Yoni ne se sentait plus de joie. Lorsque Monsieur Goldstein pénétra dans la synagogue, les larmes trop longtemps contenues, jaillirent sur son visage. Monsieur Goldstein, accompagné de Yoni monta à la Téba (estrade centrale) pour rappeler la mémoire de son fils. Sa voix était tremblante… Il donna le prénom de son fils et le prénom de sa femme. En entendant l’énoncé des prénoms, l’administrateur de la synagogue se leva soudainement. Son visage était livide. Il regarda avec insistance le vieillard qui venait de parler. Il se rapprocha de lui et prononça les mots suivants :
« Pouvez-vous répéter les prénoms, s’il-vous-plaît ? »

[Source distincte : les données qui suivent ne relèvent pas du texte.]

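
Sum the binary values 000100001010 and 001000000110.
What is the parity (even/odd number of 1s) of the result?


000100001010 = 266
001000000110 = 518
Sum = 784 = 1100010000
1s count = 3

odd parity (3 ones in 1100010000)


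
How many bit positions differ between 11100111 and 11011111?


XOR: 00111000
Count of 1s: 3

3


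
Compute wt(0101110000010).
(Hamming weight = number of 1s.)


Counting 1s in 0101110000010

5


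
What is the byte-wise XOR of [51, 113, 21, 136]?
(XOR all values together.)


XOR chain: 51 ^ 113 ^ 21 ^ 136 = 223

223


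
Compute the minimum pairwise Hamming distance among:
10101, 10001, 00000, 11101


Comparing all pairs, minimum distance: 1
Can detect 0 errors, correct 0 errors

1


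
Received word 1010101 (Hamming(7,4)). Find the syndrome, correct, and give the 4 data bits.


Syndrome = 0: no error detected

Data: 1101 (no errors)


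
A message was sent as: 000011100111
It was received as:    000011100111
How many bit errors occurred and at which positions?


XOR: 000000000000

0 errors (received matches sent)


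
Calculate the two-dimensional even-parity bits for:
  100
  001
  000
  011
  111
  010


Row parities: 110011
Column parities: 011

Row P: 110011, Col P: 011, Corner: 0


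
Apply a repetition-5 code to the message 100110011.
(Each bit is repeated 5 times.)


Each bit -> 5 copies

111110000000000111111111100000000001111111111


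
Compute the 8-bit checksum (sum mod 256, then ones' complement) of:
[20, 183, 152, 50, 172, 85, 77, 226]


Sum = 965 mod 256 = 197
Complement = 58

58


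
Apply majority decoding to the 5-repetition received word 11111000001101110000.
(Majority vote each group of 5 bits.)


Groups: 11111, 00000, 11011, 10000
Majority votes: 1010

1010


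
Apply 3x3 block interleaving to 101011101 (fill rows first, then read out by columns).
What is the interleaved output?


Matrix:
  101
  011
  101
Read columns: 101010111

101010111


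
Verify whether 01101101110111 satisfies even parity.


Number of 1s: 10

Yes, parity is correct (10 ones)


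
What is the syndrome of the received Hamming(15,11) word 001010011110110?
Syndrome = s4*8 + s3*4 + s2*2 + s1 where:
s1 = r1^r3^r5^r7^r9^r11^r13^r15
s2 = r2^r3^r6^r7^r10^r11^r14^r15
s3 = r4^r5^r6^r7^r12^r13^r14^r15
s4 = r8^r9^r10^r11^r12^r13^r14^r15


s1=1, s2=0, s3=1, s4=0

Syndrome = 5 (error at position 5)


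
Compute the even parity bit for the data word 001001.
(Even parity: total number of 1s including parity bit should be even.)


Number of 1s in data: 2
Parity bit: 0

0


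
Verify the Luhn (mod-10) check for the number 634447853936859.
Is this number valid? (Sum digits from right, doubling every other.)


Luhn sum = 78
78 mod 10 = 8

Invalid (Luhn sum mod 10 = 8)


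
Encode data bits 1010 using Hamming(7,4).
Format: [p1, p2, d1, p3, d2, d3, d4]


Parity bits: p1=1, p2=0, p3=1

1011010


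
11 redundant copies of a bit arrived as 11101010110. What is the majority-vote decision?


Ones: 7 out of 11
Threshold: 6

1 (7/11 voted 1)


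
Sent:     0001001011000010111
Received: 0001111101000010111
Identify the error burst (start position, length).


XOR: 0000110110000000000

Burst at position 4, length 5


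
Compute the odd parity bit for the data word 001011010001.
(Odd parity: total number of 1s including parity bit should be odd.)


Number of 1s in data: 5
Parity bit: 0

0


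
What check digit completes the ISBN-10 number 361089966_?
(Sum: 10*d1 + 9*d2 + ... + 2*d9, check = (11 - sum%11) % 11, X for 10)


Weighted sum: 251
251 mod 11 = 9

Check digit: 2


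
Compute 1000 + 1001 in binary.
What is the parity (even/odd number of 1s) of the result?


1000 = 8
1001 = 9
Sum = 17 = 10001
1s count = 2

even parity (2 ones in 10001)


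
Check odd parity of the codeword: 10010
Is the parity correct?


Number of 1s: 2

No, parity error (2 ones)


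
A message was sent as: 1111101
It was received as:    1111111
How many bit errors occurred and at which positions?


XOR: 0000010

1 error(s) at position(s): 5


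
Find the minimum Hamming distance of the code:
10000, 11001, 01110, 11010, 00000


Comparing all pairs, minimum distance: 1
Can detect 0 errors, correct 0 errors

1


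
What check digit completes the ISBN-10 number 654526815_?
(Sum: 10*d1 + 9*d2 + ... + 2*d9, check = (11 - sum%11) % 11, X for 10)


Weighted sum: 259
259 mod 11 = 6

Check digit: 5


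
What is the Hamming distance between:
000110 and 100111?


XOR: 100001
Count of 1s: 2

2


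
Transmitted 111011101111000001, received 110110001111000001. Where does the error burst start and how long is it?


XOR: 001101100000000000

Burst at position 2, length 5


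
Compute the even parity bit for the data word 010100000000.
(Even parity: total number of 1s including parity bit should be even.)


Number of 1s in data: 2
Parity bit: 0

0


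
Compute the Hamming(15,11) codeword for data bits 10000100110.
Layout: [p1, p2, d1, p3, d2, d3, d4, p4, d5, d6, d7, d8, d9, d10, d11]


Parity bits: p1=0, p2=1, p3=0, p4=1

011000010100110


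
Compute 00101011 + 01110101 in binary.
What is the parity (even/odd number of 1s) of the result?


00101011 = 43
01110101 = 117
Sum = 160 = 10100000
1s count = 2

even parity (2 ones in 10100000)


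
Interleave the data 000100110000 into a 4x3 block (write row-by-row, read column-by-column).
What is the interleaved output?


Matrix:
  000
  100
  110
  000
Read columns: 011000100000

011000100000


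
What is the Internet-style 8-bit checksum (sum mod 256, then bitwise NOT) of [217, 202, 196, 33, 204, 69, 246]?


Sum = 1167 mod 256 = 143
Complement = 112

112


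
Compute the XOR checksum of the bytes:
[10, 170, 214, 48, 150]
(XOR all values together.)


XOR chain: 10 ^ 170 ^ 214 ^ 48 ^ 150 = 208

208


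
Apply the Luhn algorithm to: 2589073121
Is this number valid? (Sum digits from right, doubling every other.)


Luhn sum = 44
44 mod 10 = 4

Invalid (Luhn sum mod 10 = 4)


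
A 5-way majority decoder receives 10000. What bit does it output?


Ones: 1 out of 5
Threshold: 3

0 (1/5 voted 1)


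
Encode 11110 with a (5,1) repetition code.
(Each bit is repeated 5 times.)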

Monsieur Goldstein s’exécuta sans comprendre. L’administrateur était absolument stupéfait. Il se rapprocha davantage de Monsieur Goldstein et le serra très fort dans ses bras.
- « Papa, Papa », déclara l’administrateur en sanglotant. On m’avait dit que tu étais mort dans les camps et voici qu’aujourd’hui en ce jour de Kippour, je te retrouve... Merci à Toi, Hachem ».
En entendant ces propos, Monsieur Goldstein s’évanouit. Tous les fidèles tentèrent de le ranimer. Au bout de dix minutes, le vieillard rouvrit les yeux et aperçut le visage de son fils en face de lui.
« Mon fils, aide-moi à me relever pour remercier le Maître du monde et remercier ce jeune homme pour sa ténacité », affirma Monsieur Goldstein en montrant du doigt notre étudiant qui était très ému…
« Le désespoir n’existe pas ».
Monsieur Goldstein n’enfreignit pas la loi pour se révolter contre Hachem… Il enfreignit la loi pour crier à Hachem qu’il restait toujours Son fils, mais qu’il l’avait perdu. Hachem qui sonde les cœurs entendit l’appel au secours de Monsieur Goldstein et pour récupérer Son fils, lui rendit le sien.